Barack Obama, confronté aux difficultés économiques que connaît son pays et à l'impopularité de l'intervention décidée par son prédécesseur, s'est prononcé pour une présence minimale, voire pour « une option zéro ». Même s'il affirme que le conflit s'achève, que les objectifs ont été atteints, que désormais les Afghans sont à même de garantir la sécurité de leur population et de s'organiser démocratiquement, nul n'est dupe. La lutte contre les islamistes extrémistes, et notamment les talibans, va se poursuivre en privilégiant le recours aux drones.

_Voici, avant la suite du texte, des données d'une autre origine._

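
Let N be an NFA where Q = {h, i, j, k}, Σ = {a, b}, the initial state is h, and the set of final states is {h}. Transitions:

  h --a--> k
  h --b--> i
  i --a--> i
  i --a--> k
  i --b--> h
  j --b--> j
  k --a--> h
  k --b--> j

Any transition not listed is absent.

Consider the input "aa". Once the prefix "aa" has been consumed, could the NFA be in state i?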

Si un retrait complet et rapide présente des avantages pour la Maison Blanche, certains font remarquer que le régime d'Hamid Karzaï, corrompu, faible, sans réel soutien populaire, sera incapable de gérer la période post-conflit. A leurs yeux, les Occidentaux, qui ont libéré le pays des talibans en créant de nouvelles fractures dans la société, ont une responsabilité vis-à-vis de la population qu'ils ne peuvent abandonner à la violence et au chaos annoncés.
Pour d'autres, le bilan de la politique suivie ne saurait justifier sa prolongation. A l'issue d'une décennie d'intervention, qui a coûté 500 milliards de dollars aux Etats-Unis, la situation sociale est déplorable - un enfant sur 5 meurt avant 5 ans, les 2/3 des filles ne sont pas scolarisées alors que la moitié de la population vit en-dessous du seuil de pauvreté. La sécurité reste illusoire : les abus de la guerre contre le terrorisme ont conforté et renforcé les extrémistes en les disséminant au-delà de leurs territoires traditionnels.